The company had previously hoped to resolve outstanding environmental permitting issues with the department of environmental affairs and the department of water affairs and restart mining operations by the end of the year.

Vele was shut down in August because the mine had started operations without receiving an integrated water use licence.

CoAL has also run into severe opposition to Vele from a coalition of environmental non-governmental organisations.

These view Vele as the “thin edge of the wedge’ leading to far more extensive mining development of the region.

They want the mine permanently closed, because the region has been earmarked to become a major ecotourist destination through development of the trans-frontier conservation area centred on the Mapungubwe National Park.

It is against this background of problems with Vele as well as the group’s Mooiplaats colliery in Mpumalanga that CoAL’s decision to buy Rio Tinto’s Chapudi project for $75m has to be assessed.

Wallington said: “I guess you could view that decision as a sign of confidence in South Africa, given what we have gone through.
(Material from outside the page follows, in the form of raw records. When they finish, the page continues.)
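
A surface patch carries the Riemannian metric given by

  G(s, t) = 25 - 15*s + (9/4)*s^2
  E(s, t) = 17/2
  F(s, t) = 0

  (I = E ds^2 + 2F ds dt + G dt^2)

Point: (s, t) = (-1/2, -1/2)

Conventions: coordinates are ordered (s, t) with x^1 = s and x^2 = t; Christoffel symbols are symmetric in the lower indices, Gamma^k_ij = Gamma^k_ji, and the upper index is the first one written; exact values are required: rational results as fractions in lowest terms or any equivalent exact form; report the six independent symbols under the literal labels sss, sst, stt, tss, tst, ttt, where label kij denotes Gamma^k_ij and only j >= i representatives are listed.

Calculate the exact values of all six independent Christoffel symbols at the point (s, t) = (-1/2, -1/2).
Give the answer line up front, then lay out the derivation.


Answer: Gamma_sss = 0, Gamma_sst = 0, Gamma_stt = 69/68, Gamma_tss = 0, Gamma_tst = -6/23, Gamma_ttt = 0

E = 17/2, F = 0, G = 529/16 at the point
E_s = 0, E_t = 0, F_s = 0, F_t = 0, G_s = -69/4, G_t = 0
EG - F^2 = 8993/32;  g^inv = (32/8993) * [[529/16, 0], [0, 17/2]]
first-kind symbols [ij,l] = (1/2)(d_i g_jl + d_j g_il - d_l g_ij): [ss,s] = E_s/2 = 0, [ss,t] = F_s - E_t/2 = 0, [st,s] = E_t/2 = 0, [st,t] = G_s/2 = -69/8, [tt,s] = F_t - G_s/2 = 69/8, [tt,t] = G_t/2 = 0
Gamma^s_ij = (G*[ij,s] - F*[ij,t])/(EG - F^2), Gamma^t_ij = (E*[ij,t] - F*[ij,s])/(EG - F^2)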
“Buying Chapudi is a deal that was being looked at before I came on board as CEO, and it’s one that I have kept while canning others.

“I think it makes a lot of sense for CoAL because of the synergies with our adjacent Makhado project and the greater range of options that it opens up.
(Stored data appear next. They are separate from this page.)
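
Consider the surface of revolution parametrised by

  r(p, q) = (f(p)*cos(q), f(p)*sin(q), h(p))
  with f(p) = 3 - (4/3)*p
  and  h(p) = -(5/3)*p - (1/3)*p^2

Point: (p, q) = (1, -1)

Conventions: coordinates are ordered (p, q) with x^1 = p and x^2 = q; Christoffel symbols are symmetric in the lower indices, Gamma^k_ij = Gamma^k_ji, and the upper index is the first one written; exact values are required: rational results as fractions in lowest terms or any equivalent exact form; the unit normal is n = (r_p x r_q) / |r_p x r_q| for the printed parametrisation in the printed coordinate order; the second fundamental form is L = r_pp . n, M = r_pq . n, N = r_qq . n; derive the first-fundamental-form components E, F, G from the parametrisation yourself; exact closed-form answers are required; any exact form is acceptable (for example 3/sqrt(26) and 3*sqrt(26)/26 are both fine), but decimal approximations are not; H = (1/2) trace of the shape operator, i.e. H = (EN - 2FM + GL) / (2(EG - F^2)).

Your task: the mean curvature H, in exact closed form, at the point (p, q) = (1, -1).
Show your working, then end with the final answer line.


f = 5/3, f' = -4/3, f'' = 0, h' = -7/3, h'' = -2/3
E = 65/9, F = 0, G = 25/9; answer radicand W^2 = 65/9
unnormalised second-form numerators: l = 8/9, m = 0, n = -35/9; L = l/sqrt(65/9), and similarly M = m/sqrt(W^2), N = n/sqrt(W^2)
H = (E*n - 2*F*m + G*l) / (2*(EG - F^2)*sqrt(W^2)); E*n - 2*F*m + G*l = -2075/81, EG - F^2 = 1625/81, so H = (-83/130)/sqrt(65/9)

Answer: H = -249*sqrt(65)/8450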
“We are also acquiring Chapudi at a good price. My feeling on the future development of Chapudi and Makhado is that we will be fine, provided we do everything by the book.’

But Wallington stressed a key issue in the development of Makhado/Chapudi was that CoAL intended to “derisk’ the project by bringing a suitable joint venture partner on board.

“We have learnt the lesson that developing coal mines in South Africa is not as easy as it looks,’ he said.

Asked why he thought Rio Tinto had sold out of Chapudi so cheaply – given that the group had described it as one of its key South African exploration projects at the Mining Indaba in February – Wallington replied: “I guess they decided it was non-core.’

Wallington repeated the view first expressed on October 28, when CoAL released its September quarter results, that more clarity was needed from government on regulatory processes concerning mining.

He wanted clearer demarcation of “sensitive areas’ where mining may not be allowed, given that ecotourism also features significantly in government planning.

Wallington said at the time: “Exploration expenditure should be confined to areas that can be mined. It is immoral to allow a company to invest millions on exploration with no intention of allowing it to mine in that area.’

So far, CoAL has spent nearly R600m on the development of Vele.

Investor reaction to the Chapudi acquisition has generally been favourable but cautious.

London financial institution Fairfax said: “It is encouraging to see that despite the problems (at Vele) management is not letting this slow down progress at Makhado.’

According to Numis, the coal at Chapudi is “thermal with some coking coal potential. Looks like this provides CoAL with significant additional scale potential, although it does not address the key issues of infrastructure.

“Development of the Maputo logistics corridor is required to gain access to the export market. The domestic market appears the most likely end user for this coal at this stage. Positive, but not game changing for the company.’